Rejeição – Se por um lado as sondagens têm mantido Fernando Haddad e Jair Bolsonaro destacados nos dois primeiros lugares das intenções de voto, também lhes dão as maiores taxas de rejeição. O candidato do PT tem visto a rejeição aumentar, chegando quase aos 40%. A rejeição a Bolsonaro é de 44%, mas o valor têm-se mantido estável.

Religião – As orações ocupam uma parte importante da vida da maioria dos brasileiros e a influência das igrejas evangélicas é cada vez maior. No parlamento, a chamada “bancada da Bíblia” junta actualmente 182 deputados, unidos pela defesa de uma agenda conservadora, contra o aborto, o casamento entre pessoas do mesmo sexo e até contra a mostra de certas peças de arte que considera atentatórias da moral e dos bons costumes. Edir Macedo, o fundador da Igreja Universal do Reino de Deus, a maior denominação evangélica no Brasil, assumiu o apoio a Jair Bolsonaro, fechando os olhos ao terceiro casamento do antigo capitão do Exército.

Televisão – O cálculo do tempo de antena está constantemente presente na cabeça dos estrategas das campanhas no momento de fazer alianças. A televisão é ainda o meio de comunicação que chega a mais brasileiros, mas está a mudar. Geraldo Alckmin era dono de cinco minutos diários para fazer chegar a sua mensagem a milhões de eleitores, mas as sondagens são lideradas por Bolsonaro, um candidato que praticamente não teve direito a tempo de antena. 
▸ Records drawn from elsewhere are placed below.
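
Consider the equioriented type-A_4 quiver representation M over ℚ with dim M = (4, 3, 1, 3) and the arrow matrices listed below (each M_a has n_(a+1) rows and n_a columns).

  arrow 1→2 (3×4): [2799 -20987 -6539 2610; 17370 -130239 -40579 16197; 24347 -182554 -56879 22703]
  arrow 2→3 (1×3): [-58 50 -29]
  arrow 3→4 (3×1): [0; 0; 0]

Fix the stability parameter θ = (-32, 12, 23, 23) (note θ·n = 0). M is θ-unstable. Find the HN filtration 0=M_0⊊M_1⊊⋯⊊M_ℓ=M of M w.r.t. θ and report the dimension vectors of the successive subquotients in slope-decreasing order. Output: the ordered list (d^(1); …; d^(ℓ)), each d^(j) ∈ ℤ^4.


Barcode: M ≅ I[1,1], I[1,2]^2, I[1,3], I[4,4]^3. HN layers by μ_θ (3 steps, strictly decreasing):
  μ^(1)=23; μ^(2)=12; μ^(3)=-32

((0, 0, 1, 3); (0, 3, 0, 0); (4, 0, 0, 0))


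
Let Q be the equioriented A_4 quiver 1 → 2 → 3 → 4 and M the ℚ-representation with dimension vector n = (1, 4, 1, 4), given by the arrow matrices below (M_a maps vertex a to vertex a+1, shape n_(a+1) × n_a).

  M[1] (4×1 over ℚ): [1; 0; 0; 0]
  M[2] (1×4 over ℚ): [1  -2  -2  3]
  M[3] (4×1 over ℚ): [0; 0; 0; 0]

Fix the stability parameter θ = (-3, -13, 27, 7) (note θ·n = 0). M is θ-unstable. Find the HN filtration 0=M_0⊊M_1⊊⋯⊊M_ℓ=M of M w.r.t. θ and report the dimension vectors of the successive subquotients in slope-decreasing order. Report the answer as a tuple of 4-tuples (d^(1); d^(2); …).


Barcode: M ≅ I[1,3], I[2,2]^3, I[4,4]^4. HN layers by μ_θ (4 steps, strictly decreasing):
  μ^(1)=27; μ^(2)=7; μ^(3)=-8; μ^(4)=-13

((0, 0, 1, 0); (0, 0, 0, 4); (1, 1, 0, 0); (0, 3, 0, 0))


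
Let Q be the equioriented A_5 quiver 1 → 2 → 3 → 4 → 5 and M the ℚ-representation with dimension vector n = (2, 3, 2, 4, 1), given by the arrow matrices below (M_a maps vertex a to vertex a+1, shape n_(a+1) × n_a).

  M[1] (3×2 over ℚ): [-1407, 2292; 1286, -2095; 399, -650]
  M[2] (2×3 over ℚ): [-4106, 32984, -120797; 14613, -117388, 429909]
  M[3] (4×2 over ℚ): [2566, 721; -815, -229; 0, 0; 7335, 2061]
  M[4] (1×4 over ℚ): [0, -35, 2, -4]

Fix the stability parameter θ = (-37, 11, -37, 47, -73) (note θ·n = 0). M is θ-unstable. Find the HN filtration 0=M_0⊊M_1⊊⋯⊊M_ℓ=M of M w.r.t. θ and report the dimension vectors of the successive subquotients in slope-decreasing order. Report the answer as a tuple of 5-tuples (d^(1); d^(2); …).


Interval decomposition of M: I[1,4], I[1,5], I[2,2], I[4,4]^2.
HN type (ℓ=4): μ^(1)=47; μ^(2)=11; μ^(3)=-13; μ^(4)=-37

((0, 0, 0, 3, 0); (0, 1, 0, 0, 0); (0, 2, 2, 1, 1); (2, 0, 0, 0, 0))


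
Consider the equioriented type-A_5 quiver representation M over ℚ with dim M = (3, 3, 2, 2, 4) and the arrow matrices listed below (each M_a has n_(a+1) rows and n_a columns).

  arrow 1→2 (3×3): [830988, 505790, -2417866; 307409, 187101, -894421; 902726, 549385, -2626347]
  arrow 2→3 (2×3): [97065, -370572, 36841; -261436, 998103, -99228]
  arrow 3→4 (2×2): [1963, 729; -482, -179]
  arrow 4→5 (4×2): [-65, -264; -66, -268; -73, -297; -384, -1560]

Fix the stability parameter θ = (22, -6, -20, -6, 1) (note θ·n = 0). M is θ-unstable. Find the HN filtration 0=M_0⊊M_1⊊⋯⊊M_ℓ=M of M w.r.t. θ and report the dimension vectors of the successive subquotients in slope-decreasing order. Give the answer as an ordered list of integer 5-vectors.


Via rank(M_{q-1}∘⋯∘M_p): M ≅ I[1,1], I[1,5]^2, I[2,2], I[5,5]^2.
μ_θ-semistable layers: μ^(1)=22; μ^(2)=1; μ^(3)=-5/2; μ^(4)=-6

((1, 0, 0, 0, 0); (0, 0, 0, 0, 4); (2, 2, 2, 2, 0); (0, 1, 0, 0, 0))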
Temer – Michel Temer, do Movimento Democrático Brasileiro (direita) passou de vice-presidente a Presidente do Brasil com a queda de Rousseff. E rapidamente caiu também nas malhas da Justiça, com várias acusações contra si que não chegaram aos tribunais pois tem imunidade (e o seu levantamento tem sido travado pelos deputados). Tem níveis de impopularidade históricos, o que o fez desistir de se candidatar. Lançou, em vez disso, Henrique Meirelles, que foi seu ministro das Finanças, que não passa dos 3% nas sondagens. Temer é, por isso, o rosto do descrédito no “centrão” que abriu alas às alternativas mais radicais.